Le skieur qui a terminé tout juste devant eux n'a pas la même excuse: l'Américain de 17 ans Charles Flaherty, qui représentait Porto Rico, a terminé 38 secondes derrière le gagnant.Il a commencé à skier après avoir vu les Jeux de Sotchi en 2014. Quatre ans plus tard, il était jugé apte à défendre les couleurs de Porto Rico - où sa famille est déménagée quand il avait neuf ans - aux Jeux olympiques.

Ça devrait être plus difficile que ça de s'y rendre.

Mais Flaherty passe pour un vétéran aguerri quand on le compare au skieur mexicain German Madrazo, un homme de 43 ans qui a chaussé des skis de fond pour la première fois il y a un an - ce qui lui a donné assez de temps pour se rendre à Pyeongchang. Sans surprise, il a été le dernier des 116 participants à franchir la ligne d'arrivée de l'épreuve du 15 kilomètres, près de 26 minutes derrière le vainqueur.

« Ça ne fait rien que vous ayez 43 ans et ça ne fait rien s'il n'y a pas de neige au Mexique et ça ne fait rien si vous n'avez pas d'argent pour pratiquer le sport, a-t-il dit. Ce qui est important c'est que vous pouvez le faire si vous voulez le faire. »

C'est certainement un sentiment noble, mais mettez-vous dans la peau de ces athlètes de classe mondiale que le système de qualifications a condamnés à regarder les Jeux depuis leur salon.

Le Comité international olympique réplique habituellement que la participation d'athlètes sous-qualifiés comme Flaherty et Madrazo pourrait allumer une flamme dans des pays qui n'ont aucune tradition de sports d'hiver. Qu'on se détrompe: les Porto Ricains n'auront jamais d'intérêt pour le ski alpin et le Mexique ne deviendra pas un terreau fertile du ski de fond.

Ces athlètes - qui composent souvent la totalité de la délégation olympique de leur pays - traînent souvent derrière eux des gens bien branchés qui profitent d'une vacance olympique toutes dépenses payées.

On a tous souri en voyant Pita Taufatofua, le seul représentant des îles Tonga, entrer torse nu dans le Stade olympique. Mais il était suivi d'au moins trois dirigeants bien emmitouflés de cet archipel du Pacifique Sud.

Taufatofua a terminé 114e au 15 kilomètres, devançant Madrazo et le Colombien Sebastian Uprimny.

« Tout le monde skiait devant pour terminer premier, a-t-il dit. On skiait pour ne pas finir dernier. »

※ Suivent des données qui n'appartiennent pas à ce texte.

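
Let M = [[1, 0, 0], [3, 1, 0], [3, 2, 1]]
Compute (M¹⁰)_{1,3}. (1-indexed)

0

M = I + N where N = [[0, 0, 0], [3, 0, 0], [3, 2, 0]] is strictly lower-triangular, so N³ = 0.
(I + N)¹⁰ = I + 10·N + 45·N² = [[1, 0, 0], [30, 1, 0], [300, 20, 1]].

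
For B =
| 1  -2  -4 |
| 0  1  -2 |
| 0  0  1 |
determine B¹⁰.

[[1, -20, 140], [0, 1, -20], [0, 0, 1]]

B = I + N where N = [[0, -2, -4], [0, 0, -2], [0, 0, 0]] is strictly upper-triangular, so N³ = 0.
(I + N)¹⁰ = I + 10·N + 45·N² = [[1, -20, 140], [0, 1, -20], [0, 0, 1]].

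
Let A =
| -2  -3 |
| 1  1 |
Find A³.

[[1, 0], [0, 1]]

A² = [[1, 3], [-1, -2]]
A³ = [[1, 0], [0, 1]]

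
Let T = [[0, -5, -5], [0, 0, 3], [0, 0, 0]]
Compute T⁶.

[[0, 0, 0], [0, 0, 0], [0, 0, 0]]

T is strictly triangular, hence nilpotent: T³ = 0, so T⁶ = 0.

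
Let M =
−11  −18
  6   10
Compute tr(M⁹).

tr M = −1 and det M = −2, so the characteristic polynomial is λ² − (−1)λ + (−2) with roots 1 and −2.
Eigenvectors give P = [[−3, −2], [2, 1]] with P⁻¹ = [[1, 2], [−2, −3]], and M = P·diag(1, −2)·P⁻¹.
Then M⁹ = P·diag(1, −512)·P⁻¹ = [[−3, 1024], [2, −512]] · [[1, 2], [−2, −3]] = [[−2051, −3078], [1026, 1540]].

−511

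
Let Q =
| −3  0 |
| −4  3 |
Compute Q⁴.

Q² = [[9, 0], [0, 9]]
Q³ = [[−27, 0], [−36, 27]]
Q⁴ = [[81, 0], [0, 81]]

[[81, 0], [0, 81]]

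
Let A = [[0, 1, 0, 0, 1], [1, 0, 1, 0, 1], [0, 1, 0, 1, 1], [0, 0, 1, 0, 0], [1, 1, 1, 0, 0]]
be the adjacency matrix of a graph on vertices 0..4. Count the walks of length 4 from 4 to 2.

The number of length-4 walks from vertex 4 to vertex 2 is entry (4,2) of A⁴, where A is the adjacency matrix.
A² = [[2, 1, 2, 0, 1], [1, 3, 1, 1, 2], [2, 1, 3, 0, 1], [0, 1, 0, 1, 1], [1, 2, 1, 1, 3]]
A³ = [[2, 5, 2, 2, 5], [5, 4, 6, 1, 5], [2, 6, 2, 3, 6], [2, 1, 3, 0, 1], [5, 5, 6, 1, 4]]
A⁴ = [[10, 9, 12, 2, 9], [9, 16, 10, 6, 15], [12, 10, 15, 2, 10], [2, 6, 2, 3, 6], [9, 15, 10, 6, 16]]

10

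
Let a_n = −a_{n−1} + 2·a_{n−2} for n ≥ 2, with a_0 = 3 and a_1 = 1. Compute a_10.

With companion matrix B = [[−1, 2], [1, 0]], [a_n, a_{n−1}]ᵀ = B·[a_{n−1}, a_{n−2}]ᵀ, so [a_10, a_9]ᵀ = B^9·[a_1, a_0]ᵀ.
B^9 = [[−341, 342], [171, −170]], giving [a_10, a_9]ᵀ = [[685], [−339]].

685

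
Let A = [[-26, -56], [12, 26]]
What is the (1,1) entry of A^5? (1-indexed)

tr A = 0 and det A = -4, so the characteristic polynomial is λ² − (0)λ + (-4) with roots -2 and 2.
Eigenvectors give P = [[7, 2], [-3, -1]] with P⁻¹ = [[1, 2], [-3, -7]], and A = P·diag(-2, 2)·P⁻¹.
Then A^5 = P·diag(-32, 32)·P⁻¹ = [[-224, 64], [96, -32]] · [[1, 2], [-3, -7]] = [[-416, -896], [192, 416]].

-416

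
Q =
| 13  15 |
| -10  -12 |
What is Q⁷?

[[6817, 6945], [-4630, -4758]]

tr Q = 1 and det Q = -6, so the characteristic polynomial is λ² − (1)λ + (-6) with roots 3 and -2.
Eigenvectors give P = [[-3, 1], [2, -1]] with P⁻¹ = [[-1, -1], [-2, -3]], and Q = P·diag(3, -2)·P⁻¹.
Then Q⁷ = P·diag(2187, -128)·P⁻¹ = [[-6561, -128], [4374, 128]] · [[-1, -1], [-2, -3]] = [[6817, 6945], [-4630, -4758]].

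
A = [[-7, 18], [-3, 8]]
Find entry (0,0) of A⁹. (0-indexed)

-1027

tr A = 1 and det A = -2, so the characteristic polynomial is λ² − (1)λ + (-2) with roots -1 and 2.
Eigenvectors give P = [[3, -2], [1, -1]] with P⁻¹ = [[1, -2], [1, -3]], and A = P·diag(-1, 2)·P⁻¹.
Then A⁹ = P·diag(-1, 512)·P⁻¹ = [[-3, -1024], [-1, -512]] · [[1, -2], [1, -3]] = [[-1027, 3078], [-513, 1538]].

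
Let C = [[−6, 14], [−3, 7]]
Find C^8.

C² = C (a projection; rank 1, trace 1), so C^8 = C.

[[−6, 14], [−3, 7]]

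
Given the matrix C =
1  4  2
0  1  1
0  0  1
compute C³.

C = I + N where N = [[0, 4, 2], [0, 0, 1], [0, 0, 0]] is strictly upper-triangular, so N³ = 0.
(I + N)³ = I + 3·N + 3·N² = [[1, 12, 18], [0, 1, 3], [0, 0, 1]].

[[1, 12, 18], [0, 1, 3], [0, 0, 1]]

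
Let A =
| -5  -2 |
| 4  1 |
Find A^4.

tr A = -4 and det A = 3, so the characteristic polynomial is λ² − (-4)λ + (3) with roots -3 and -1.
Eigenvectors give P = [[-1, 1], [1, -2]] with P⁻¹ = [[-2, -1], [-1, -1]], and A = P·diag(-3, -1)·P⁻¹.
Then A^4 = P·diag(81, 1)·P⁻¹ = [[-81, 1], [81, -2]] · [[-2, -1], [-1, -1]] = [[161, 80], [-160, -79]].

[[161, 80], [-160, -79]]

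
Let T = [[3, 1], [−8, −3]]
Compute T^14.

T² = I (check: tr T = 0 and det T = −1), so T^14 = I since 14 is even.

[[1, 0], [0, 1]]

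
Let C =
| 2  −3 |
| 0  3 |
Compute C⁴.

[[16, −195], [0, 81]]

C² = [[4, −15], [0, 9]]
C³ = [[8, −57], [0, 27]]
C⁴ = [[16, −195], [0, 81]]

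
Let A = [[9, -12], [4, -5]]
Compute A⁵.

[[969, -1452], [484, -725]]

tr A = 4 and det A = 3, so the characteristic polynomial is λ² − (4)λ + (3) with roots 1 and 3.
Eigenvectors give P = [[3, 2], [2, 1]] with P⁻¹ = [[-1, 2], [2, -3]], and A = P·diag(1, 3)·P⁻¹.
Then A⁵ = P·diag(1, 243)·P⁻¹ = [[3, 486], [2, 243]] · [[-1, 2], [2, -3]] = [[969, -1452], [484, -725]].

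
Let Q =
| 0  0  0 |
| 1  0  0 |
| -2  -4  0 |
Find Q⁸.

[[0, 0, 0], [0, 0, 0], [0, 0, 0]]

Q is strictly triangular, hence nilpotent: Q³ = 0, so Q⁸ = 0.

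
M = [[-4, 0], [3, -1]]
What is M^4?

[[256, 0], [-255, 1]]

M^2 = [[16, 0], [-15, 1]]
M^3 = [[-64, 0], [63, -1]]
M^4 = [[256, 0], [-255, 1]]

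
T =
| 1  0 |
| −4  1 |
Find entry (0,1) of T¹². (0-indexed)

0

T = I + N where N = [[0, 0], [−4, 0]] is strictly lower-triangular, so N² = 0.
(I + N)¹² = I + 12·N = [[1, 0], [−48, 1]].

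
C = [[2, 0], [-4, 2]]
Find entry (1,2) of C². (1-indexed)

0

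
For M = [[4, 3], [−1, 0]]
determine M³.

M² = [[13, 12], [−4, −3]]
M³ = [[40, 39], [−13, −12]]

[[40, 39], [−13, −12]]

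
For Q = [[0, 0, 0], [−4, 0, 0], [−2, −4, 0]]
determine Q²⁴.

[[0, 0, 0], [0, 0, 0], [0, 0, 0]]

Q is strictly triangular, hence nilpotent: Q³ = 0, so Q²⁴ = 0.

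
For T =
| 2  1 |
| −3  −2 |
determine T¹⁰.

[[1, 0], [0, 1]]

T² = I (check: tr T = 0 and det T = −1), so T¹⁰ = I since 10 is even.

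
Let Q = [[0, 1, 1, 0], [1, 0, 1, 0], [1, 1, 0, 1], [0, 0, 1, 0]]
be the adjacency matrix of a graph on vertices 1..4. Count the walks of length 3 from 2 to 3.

4

The number of length-3 walks from vertex 2 to vertex 3 is entry (2,3) of Q³, where Q is the adjacency matrix.
Q² = [[2, 1, 1, 1], [1, 2, 1, 1], [1, 1, 3, 0], [1, 1, 0, 1]]
Q³ = [[2, 3, 4, 1], [3, 2, 4, 1], [4, 4, 2, 3], [1, 1, 3, 0]]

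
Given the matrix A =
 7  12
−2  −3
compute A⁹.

tr A = 4 and det A = 3, so the characteristic polynomial is λ² − (4)λ + (3) with roots 1 and 3.
Eigenvectors give P = [[−2, 3], [1, −1]] with P⁻¹ = [[1, 3], [1, 2]], and A = P·diag(1, 3)·P⁻¹.
Then A⁹ = P·diag(1, 19683)·P⁻¹ = [[−2, 59049], [1, −19683]] · [[1, 3], [1, 2]] = [[59047, 118092], [−19682, −39363]].

[[59047, 118092], [−19682, −39363]]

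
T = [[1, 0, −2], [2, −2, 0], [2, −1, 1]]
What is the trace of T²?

−2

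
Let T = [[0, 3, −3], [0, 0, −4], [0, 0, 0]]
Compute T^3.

[[0, 0, 0], [0, 0, 0], [0, 0, 0]]

T is strictly triangular, hence nilpotent: T^3 = 0, so T^3 = 0.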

Certains diront, sans avoir entièrement tort, que des athlètes comme Madrazo et Taufatofua injectent une dose de diversité grandement nécessaire aux Jeux, comme l'avaient fait avant eux les équipes de bobsleigh du Nigeria et de la Jamaïque.

On ne peut pas en dire autant de Swaney. La Californienne a tout simplement exploité les failles béantes du système de qualifications en participant à suffisamment d'épreuves pour se rendre jusqu'aux Jeux en ne faisant rien de plus que rester debout sur ses skis. Elle n'avait aucune chance de représenter les États-Unis, mais elle a pu représenter la Hongrie d'où sont originaires ses grands-parents.

« Je veux inspirer les gens à faire du sport ou à relever un nouveau défi à n'importe quel âge », a dit la femme de 33 ans.

Ce n'était pas la bonne façon de s'y prendre.